A neural network architecture that processes entire sequences in parallel using self-attention mechanisms — eliminating recurrence and enabling the large-scale training that underlies modern LLMs and many state-of-the-art AI systems.
In Depth
The Transformer architecture, introduced in the landmark 2017 paper 'Attention Is All You Need' by Vaswani et al. at Google, is arguably the most consequential deep learning innovation of the past decade. It replaced the sequential, step-by-step processing of RNNs with a fundamentally different approach: processing all elements of a sequence simultaneously, using self-attention to determine which elements are relevant to each other.
The core mechanism is multi-head self-attention. For each element in a sequence (each token in a sentence), the attention mechanism computes a weighted sum of all other elements' representations, where the weights reflect relevance. A word like 'it' can attend strongly to 'the cat' several sentences earlier if needed. This is computed in parallel for all tokens simultaneously — unlike RNNs, which process one token at a time — enabling efficient training on modern GPU hardware at scales that were previously impractical.

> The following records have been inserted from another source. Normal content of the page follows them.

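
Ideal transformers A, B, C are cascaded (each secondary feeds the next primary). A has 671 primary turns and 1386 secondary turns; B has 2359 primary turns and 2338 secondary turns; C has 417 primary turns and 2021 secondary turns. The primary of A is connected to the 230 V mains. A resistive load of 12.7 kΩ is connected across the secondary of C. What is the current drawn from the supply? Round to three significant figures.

After A: V = 230.00 × 1386/671 = 475.08 V.
After B: V = 475.08 × 2338/2359 = 470.85 V.
After C: V = 470.85 × 2021/417 = 2282.0 V.
I_load = 2282.0/12700 = 0.17968 A, so P_out = 2282.0 × 0.17968 = 410.04 W.
All ideal ⇒ P_in = P_out, so I_supply = 410.04/230 = 1.78 A.

I_supply ≈ 1.78 A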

The Transformer's ability to scale with data and compute is its defining property. As datasets grow larger and compute budgets increase, Transformer-based models consistently improve — a 'scaling law' that has driven the development of GPT-2, GPT-3, GPT-4, Gemini, Claude, and every major frontier model. Transformers are now applied far beyond language: Vision Transformers (ViT) for images, Audio Spectrogram Transformers for sound, and multi-modal models that jointly process text, images, and video.
The Transformer's self-attention mechanism made it possible to train language and multimodal models of unprecedented scale — shifting AI from the era of narrow specialists to broad, powerful generalists.